Opmerking: Wanneer u oplaadt via een openbaar
AC-laadstation, sluit u de laadstekker aan op de
laadapparatuur en laadt u op volgens de instructies op
het AC-laadstation.
Opmerking: Controleer voor het opladen of de
laadapparatuur in orde is wanneer u oplaadt via een
openbaar AC-laadstation. Tijdens het opladen knippert
het controlelampje laadstatus (geel) op het combi-
instrument. Als dit niet na 3 pogingen knippert, probeer
dan of andere apparatuur wel werkt. Als die apparatuur
wel kan worden opgeladen, kan het zijn dat de eerder
gebruikte laadapparatuur beschadigd is.
50
Starten en rijden
Opmerking: Controleer of de PP- en CP-pennen van de
laadstekker niet verroest zijn wanneer u oplaadt via een
openbaar AC-laadstation.
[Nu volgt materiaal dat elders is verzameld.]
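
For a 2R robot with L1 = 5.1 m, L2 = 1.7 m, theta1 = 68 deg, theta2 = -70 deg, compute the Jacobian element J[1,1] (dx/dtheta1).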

Als dat wel het geval is, maak
deze dan schoon voordat u gaat opladen.
10 Sluit de klep op de laadaansluiting.
11 Sluit het paneel van de laadaansluiting.
12 Berg de laadstekker weer op.
Handelen bij een noodgeval: Wanneer er een noodgeval is,
zoals brand, rook of een brandlucht, schakelt u de voeding
direct uit om het systeem volledig uit te schakelen.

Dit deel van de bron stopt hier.